Poco antes del estallido de la Revolución, apenas una cuarta parte del país hablaba francés. Pese a que, durante siglos, la monarquía había pretendido instaurar el idioma del norte como único, lo cierto es que la interminable amalgama de viejos códigos seguía vigente; entre ellos el catalán, que mantenía esa vigencia en el sur. Con la llegada de la Revolución, con la aparición de la Asamblea Constituyente, los territorios que intentaban hacer pervivir sus lenguas vieron abierta la posibilidad de revalorizar estos tesoros regionales. Al inicio se planteó, incluso, la posibilidad de traducir la Constitución a todos los idiomas. Pero, finalmente, la Revolución Francesa no sólo aceptó el centralismo, sino que lo radicalizó hasta límites inimaginables. Y uno de los pilares de este centralismo era, por supuesto, el monolingüismo. Es entonces cuando se acusa al rey de fomentar la diversidad lingüística para que sus súbditos no pudieran entenderse y favorecer así la ignorancia. Y la persecución se recrudece: no se podrá redactar documento alguno en catalán, ni público ni privado; los funcionarios que no hablen francés serán llevados a prisión; aquel que registre un acuerdo o contrato en otro idioma también conocerá las mieles del calabozo; se destierra cualquier vestigio de estas culturas, más allá de la lengua, de toda educación.

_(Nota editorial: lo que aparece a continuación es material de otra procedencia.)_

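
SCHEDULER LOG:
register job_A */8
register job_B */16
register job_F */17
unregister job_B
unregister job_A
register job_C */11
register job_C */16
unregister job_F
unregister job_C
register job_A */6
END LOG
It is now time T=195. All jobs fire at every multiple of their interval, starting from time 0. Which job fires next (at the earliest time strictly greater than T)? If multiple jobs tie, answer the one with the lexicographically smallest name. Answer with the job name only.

Op 1: register job_A */8 -> active={job_A:*/8}
Op 2: register job_B */16 -> active={job_A:*/8, job_B:*/16}
Op 3: register job_F */17 -> active={job_A:*/8, job_B:*/16, job_F:*/17}
Op 4: unregister job_B -> active={job_A:*/8, job_F:*/17}
Op 5: unregister job_A -> active={job_F:*/17}
Op 6: register job_C */11 -> active={job_C:*/11, job_F:*/17}
Op 7: register job_C */16 -> active={job_C:*/16, job_F:*/17}
Op 8: unregister job_F -> active={job_C:*/16}
Op 9: unregister job_C -> active={}
Op 10: register job_A */6 -> active={job_A:*/6}
  job_A: interval 6, next fire after T=195 is 198
Earliest = 198, winner (lex tiebreak) = job_A

Answer: job_A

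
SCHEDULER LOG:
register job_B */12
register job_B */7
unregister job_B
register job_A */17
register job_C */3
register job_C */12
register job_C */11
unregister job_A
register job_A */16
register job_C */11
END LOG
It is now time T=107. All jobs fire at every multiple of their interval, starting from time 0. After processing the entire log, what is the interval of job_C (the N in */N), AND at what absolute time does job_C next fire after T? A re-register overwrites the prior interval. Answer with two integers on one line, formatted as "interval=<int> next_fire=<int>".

Answer: interval=11 next_fire=110

Derivation:
Op 1: register job_B */12 -> active={job_B:*/12}
Op 2: register job_B */7 -> active={job_B:*/7}
Op 3: unregister job_B -> active={}
Op 4: register job_A */17 -> active={job_A:*/17}
Op 5: register job_C */3 -> active={job_A:*/17, job_C:*/3}
Op 6: register job_C */12 -> active={job_A:*/17, job_C:*/12}
Op 7: register job_C */11 -> active={job_A:*/17, job_C:*/11}
Op 8: unregister job_A -> active={job_C:*/11}
Op 9: register job_A */16 -> active={job_A:*/16, job_C:*/11}
Op 10: register job_C */11 -> active={job_A:*/16, job_C:*/11}
Final interval of job_C = 11
Next fire of job_C after T=107: (107//11+1)*11 = 110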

Más de dos siglos después, el idioma catalán en Francia no se recuperado de este golpe. Apenas tiene incidencia en la vida privada, y no digamos ya en la pública, donde no aparece por ninguna parte. Sin embargo, hace unos días, en el programa francés equivalente a La Voz Kids español, apareció un niño cantando en catalán, con visible orgullo, ante las miradas atentas y emocionadas del público galo. Se daban todos los condicionantes para hacer estallar el termómetro buenista: niños, opresión, discriminación, libertad, blablablá. No tardó en aprovechar el episodio un sector independentista que, en redes sociales, alabó la valentía del crío: un mártir de la lengua. Añadían, además, que los franceses eran maravillosos, pues se emocionaban al ver cantar así, en catalán; no como los españoles, a los que les cuesta aceptar una aparición como esta en prime time.
Sorprende que los independentistas catalanes se agarren al modelo francés para defender la lengua. Desde aquel lejano episodio de la Revolución con el que se abre este texto, las lenguas minoritarias son vistas allí precisamente como se vio la actuación del niño en el programa, es decir, como un mero folclore que no tiene importancia más allá de la romantización buenista de siempre. Huelga decir que en España las actuaciones en catalán, en prime time o cuando sea, se cuentan por miles; que los músicos que cantan en este idioma llegan a lo más alto de las listas también fuera de Cataluña; que salen a la luz cada año innumerables libros, documentales, películas o discos que se aceptan con naturalidad y con éxito en el resto del país. De la comparación en el tratamiento oficial no hace falta hablar. Lo que sí podemos decir es que en Francia no se utilizan las lenguas como arma arrojadiza, pese a todo. No son una fuente de conflicto. Pero ¿asumir su política «un Estado, una lengua»? Al contrario de lo que dicta ese lema, al contrario de lo que dicta la historia de Francia, y al contrario de lo que piensa algún político aquí, la mejor manera de que conviva el catalán con sus hablantes no es en contra, sino radical y terminantemente a favor del plurilingüismo.